According to a study conducted by the Department of Psychology at Boston University and the Department of Psychiatry at Massachusetts General Hospital, there are disparities among races and various anxiety disorders. For example, White people are more likely to suffer from generalized anxiety disorder, social anxiety disorder, and separation anxiety disorder. However, Black people show fewer symptoms of chronic anxiety disorders and are more likely to suffer from PTSD. This may be explained by the additional risks to their mental health. It’s important to note that no matter what anxiety disorder a person faces, there is a strong anxiety and depression association, increasing the risk for additional mental health concerns.
The National Alliance on Mental Illness, or NAMI, is one of the largest advocates for mental health in the United States. They recommend psychotherapy with a Cognitive Behavioral Therapy (CBT) focus as one of the best treatment options for anxiety. Many find medications helpful as well, but they should be managed closely by an experienced mental health provider. Other ways to help manage stress are regular exercise, yoga, meditation, and overall self-awareness.

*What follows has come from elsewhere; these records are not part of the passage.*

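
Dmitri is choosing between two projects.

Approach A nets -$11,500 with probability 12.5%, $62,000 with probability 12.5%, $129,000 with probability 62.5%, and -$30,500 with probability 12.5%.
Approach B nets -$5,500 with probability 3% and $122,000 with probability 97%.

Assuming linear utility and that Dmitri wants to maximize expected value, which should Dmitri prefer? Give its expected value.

Approach A = 0.125 × (-11500) + 0.125 × 62000 + 0.625 × 129000 + 0.125 × (-30500) = -1437.5 + 7750 + 80625 − 3812.5 = 83125
Approach B = 0.03 × (-5500) + 0.97 × 122000 = -165 + 118340 = 118175

Approach B ($118,175)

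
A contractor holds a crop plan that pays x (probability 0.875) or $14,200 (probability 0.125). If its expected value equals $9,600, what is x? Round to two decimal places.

x = $8,942.86

0.875·x + 0.125·14200 = 9600
0.875·x = 9600 − 1775 = 7825
x = 7825 / 0.875 = 8942.8571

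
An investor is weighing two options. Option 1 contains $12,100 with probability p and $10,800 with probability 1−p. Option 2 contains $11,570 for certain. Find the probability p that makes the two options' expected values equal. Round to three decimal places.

p = 0.592

p·12100 + (1−p)·10800 = 11570
1300p + 10800 = 11570
p = (11570 − 10800) / 1300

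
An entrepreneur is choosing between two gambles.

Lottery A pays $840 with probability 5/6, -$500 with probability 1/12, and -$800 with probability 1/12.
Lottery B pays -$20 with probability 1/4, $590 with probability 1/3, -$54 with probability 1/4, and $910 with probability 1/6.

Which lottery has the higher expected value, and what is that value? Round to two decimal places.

Lottery A = 5/6 × 840 + 1/12 × (-500) + 1/12 × (-800) = 700 − 41.6667 − 66.6667 = 591.6667
Lottery B = 1/4 × (-20) + 1/3 × 590 + 1/4 × (-54) + 1/6 × 910 = -5 + 196.6667 − 13.5 + 151.6667 = 329.8333

Lottery A ($591.67)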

Black Americans may struggle to find the appropriate way to treat anxiety disorders, especially when there is already a shortage of mental health providers. Finding one close by who is also culturally aware and able to support your specific needs can be challenging. However, it’s important to remember that the search is worth the reward and, while it’s not possible to cure anxiety disorders, finding the right support system through an experienced and compassionate psychotherapist and community network can improve your symptoms and help improve your daily life significantly.
The Anxiety and Depression Association of America lists many helpful resources specific to African Americans facing mental disorders, from choosing a therapist to finding support groups. The organization even encourages people of all races to share their mental health story so that others may benefit, often realizing that they are not alone in their struggle.
African Americans and Anxiety Disorders
Whether you have a specific phobia, social anxiety affecting your job performance, or generalized anxiety disorder caused by physical health conditions, you don’t need to suffer alone. From psychotherapy to anti-anxiety medications, exposure therapy to coping strategies, there are things you can do to relieve symptoms. Black Health Matters works to help raise awareness of anxiety within the Black community so that more are willing to engage with providers about their symptoms and live happier, longer, and more fulfilling lives.